PocketBeagle (PB) with an I2C connection to a MPU6050 breakout board. Power to the MPU6050 board is 3.3 volts from the PB.
The PB is connected to a CurieNano using uart TX and RX. This is serial port 4. The two boards have their own power supplies. There is a common ground wire between the two boards.
This configuration works well and I can send messages between the two boards. The PB has no problem “talking” to the MPU6050.
I had the power to the PB disconnected and was just using the CurieNano. I was uploading a script.
I noticed that the power LED on the MPU6050 board was on (not very bright). I measured the 3.3 volts line going into the board. It measured 1.7 volts. I also measured the 5 volts output pin on the PB. It measured 1.8 volts. As there was no power to the PB and the only other connection was the serial port, I removed the two wires. The LED went off and the voltages on the PB went to zero. Put the cable back on and voltages come back. I measured the TX and RX line from/to the CurieNano. The TX was 3.0 volts and the RX was 0.08. Removing the I2C cable had no effect.
1: Had anyone else seen this behavour? How is a voltage on a serial port on a PB with no power showing up (as a lower voltage) on the 5.0 volt and 3.3 volt output pins!!
2: Is this an issue I need to be concerned about. Could it damage the boards?
3: Is this just a design artifact of the OSD3358 when it is powered off the voltage on the RX pin is reflect via some substrate to the voltage output pins?

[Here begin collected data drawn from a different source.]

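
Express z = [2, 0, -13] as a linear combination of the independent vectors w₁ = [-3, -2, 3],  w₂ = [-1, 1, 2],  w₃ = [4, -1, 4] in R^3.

Write z = a₁w₁ + … + a₃w₃ and equate components.
Back-substitution yields (a₁, a₂, a₃) = (-1, -3, -1).

z = -w₁ - 3w₂ - w₃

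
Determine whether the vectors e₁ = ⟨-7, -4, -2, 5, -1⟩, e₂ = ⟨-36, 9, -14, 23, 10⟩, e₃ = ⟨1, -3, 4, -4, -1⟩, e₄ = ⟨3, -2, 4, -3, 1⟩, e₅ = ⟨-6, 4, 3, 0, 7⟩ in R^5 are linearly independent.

Row-reduce the matrix whose columns are e₁, e₂, e₃, e₄, e₅.
The reduction yields 4 nonzero rows, so the rank is 4.
Since rank 4 < 5, the set is linearly dependent.

linearly dependent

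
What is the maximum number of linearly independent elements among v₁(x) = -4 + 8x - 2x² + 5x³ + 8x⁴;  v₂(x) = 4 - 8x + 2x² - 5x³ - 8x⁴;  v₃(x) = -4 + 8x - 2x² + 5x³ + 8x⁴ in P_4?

Represent each element by its coordinate vector in ℝ⁵.
Form the matrix with v₁, v₂, v₃ as columns and reduce.
There is 1 pivot column, so rank = 1.

1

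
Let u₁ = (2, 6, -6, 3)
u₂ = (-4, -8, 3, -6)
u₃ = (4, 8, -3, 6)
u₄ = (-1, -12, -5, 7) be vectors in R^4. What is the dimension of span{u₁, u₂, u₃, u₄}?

3

Apply Gaussian elimination to the matrix whose rows are u₁, u₂, u₃, u₄.
Reduction leaves 3 leading entries, giving rank 3.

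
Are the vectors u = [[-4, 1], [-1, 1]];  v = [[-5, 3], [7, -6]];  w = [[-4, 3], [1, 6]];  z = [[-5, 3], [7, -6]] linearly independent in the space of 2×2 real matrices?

Write each element as a coordinate vector in ℝ⁴ using {E₁₁, E₁₂, E₂₁, E₂₂}.
Two of the vectors are equal, giving an immediate dependence.

linearly dependent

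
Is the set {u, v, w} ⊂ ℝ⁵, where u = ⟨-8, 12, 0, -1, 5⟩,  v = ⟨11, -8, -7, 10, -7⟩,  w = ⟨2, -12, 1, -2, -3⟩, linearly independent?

Row-reduce the matrix whose columns are u, v, w.
The reduction yields 3 nonzero rows, so the rank is 3.
Since rank = 3 (the number of vectors), the set is linearly independent.

linearly independent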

4: Am I missing something?
I have look for any shorts and found none. And anyway the voltage output pads on the IC are nowhere near the serial port 4 pads.
What you are describing is typical behavior for electronics and is something you need to pay attention to. According to the OSD3358 vendor, if power is not applied to the chip, voltage should not be applied to any of its pins. You should either design a circuit to prevent this, or design your system to ensure that if one board has power, both do.

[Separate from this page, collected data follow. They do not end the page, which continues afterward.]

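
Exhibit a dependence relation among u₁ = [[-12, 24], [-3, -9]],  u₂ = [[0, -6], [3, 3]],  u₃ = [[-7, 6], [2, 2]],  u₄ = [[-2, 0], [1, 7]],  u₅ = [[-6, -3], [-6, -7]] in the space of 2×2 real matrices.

u₁ + 2u₂ - 2u₃ + u₄ = 0

Write each element as a vector in ℝ⁴ using {E₁₁, E₁₂, E₂₁, E₂₂}.
Write the vectors as columns of a matrix and find a nonzero vector in its null space.
The free variable yields coefficients (1, 2, -2, 1, 0) (any nonzero multiple also works).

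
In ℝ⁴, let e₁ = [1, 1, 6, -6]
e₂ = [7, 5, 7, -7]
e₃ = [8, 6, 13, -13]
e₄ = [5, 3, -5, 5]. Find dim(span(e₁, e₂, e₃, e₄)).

dim = 2

Form the matrix with e₁, e₂, e₃, e₄ as columns and reduce.
There are 2 pivot columns, so rank = 2.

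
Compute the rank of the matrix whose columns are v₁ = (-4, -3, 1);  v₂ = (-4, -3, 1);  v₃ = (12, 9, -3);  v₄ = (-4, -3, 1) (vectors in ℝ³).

Row-reduce the 4×3 matrix with these as rows.
Reduction leaves 1 leading entry, giving rank 1.
(With 4 elements in a 3-dimensional space the rank is at most 3.)

1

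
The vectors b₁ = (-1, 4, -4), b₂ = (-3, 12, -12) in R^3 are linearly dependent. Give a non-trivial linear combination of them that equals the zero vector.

Solve the homogeneous system with b₁, b₂ as columns by row-reducing the coefficient matrix.
The free variable yields coefficients (3, -1) (any nonzero multiple also works).

3b₁ - b₂ = 0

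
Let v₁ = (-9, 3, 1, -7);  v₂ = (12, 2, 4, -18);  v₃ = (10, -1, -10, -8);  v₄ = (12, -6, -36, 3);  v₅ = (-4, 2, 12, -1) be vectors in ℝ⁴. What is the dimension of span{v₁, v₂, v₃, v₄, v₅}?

Put the 4×5 matrix [v₁|v₂|v₃|v₄|v₅] into echelon form.
There are 3 pivot columns, so rank = 3.
(With 5 elements in a 4-dimensional space the rank is at most 4.)

3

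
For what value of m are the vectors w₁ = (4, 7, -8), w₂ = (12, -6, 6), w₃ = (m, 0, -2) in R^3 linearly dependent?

m = 36

The set is linearly dependent precisely when det[w₁; w₂; w₃] = 0.
Cofactor expansion gives det = 216 - 6*m.
Setting this to zero gives m = 36.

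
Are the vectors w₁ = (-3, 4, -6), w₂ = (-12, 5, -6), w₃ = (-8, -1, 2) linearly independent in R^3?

linearly independent

Row-reduce the matrix whose columns are w₁, w₂, w₃.
The reduction yields 3 nonzero rows, so the rank is 3.
Since rank = 3 (the number of vectors), the set is linearly independent.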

Thanks for the great reply. I will change my setup so that both boards are power from the same power supply.
There are diodes inside MOS microcontrollers I/O that go from the I/O pin to the V+ power rail. Look at the diagram for a single mosfet transistor. Some diagrams will show the diode, while others don’t, but there is a diode that points from the Source (your microcontroller I/O pin) to the the Drain (the V+ of the chip). What you are seeing is the backfeed from the external serial port TX pin going through the diode from the I/O pin (source) to the V+ (drain). It typically isn’t going to be much current, but on some low power controllers it is often enough to actually run the device. Back before USB, some types of mouses that were input through the PC serial port actually used the PC’s serial TX line (and other output control lines of the serial port) to power the mouse logic circuitry, with no requirement for an separate/external power source for the mouse).
The important thing is that the amount of current from the external TX line is relatively, so not much current is going to flow through the input pin’s diode to V+. The problem happens when you have a lot of current that could flow through that input, through the diode to the V+ of the microcontroller. The diode was not specifically meant to handle the current load of driving the entire chip (and any off chip devices that may also b attached to the V+ bus the controller is on).
Thanks for the explanation. It helped a lot.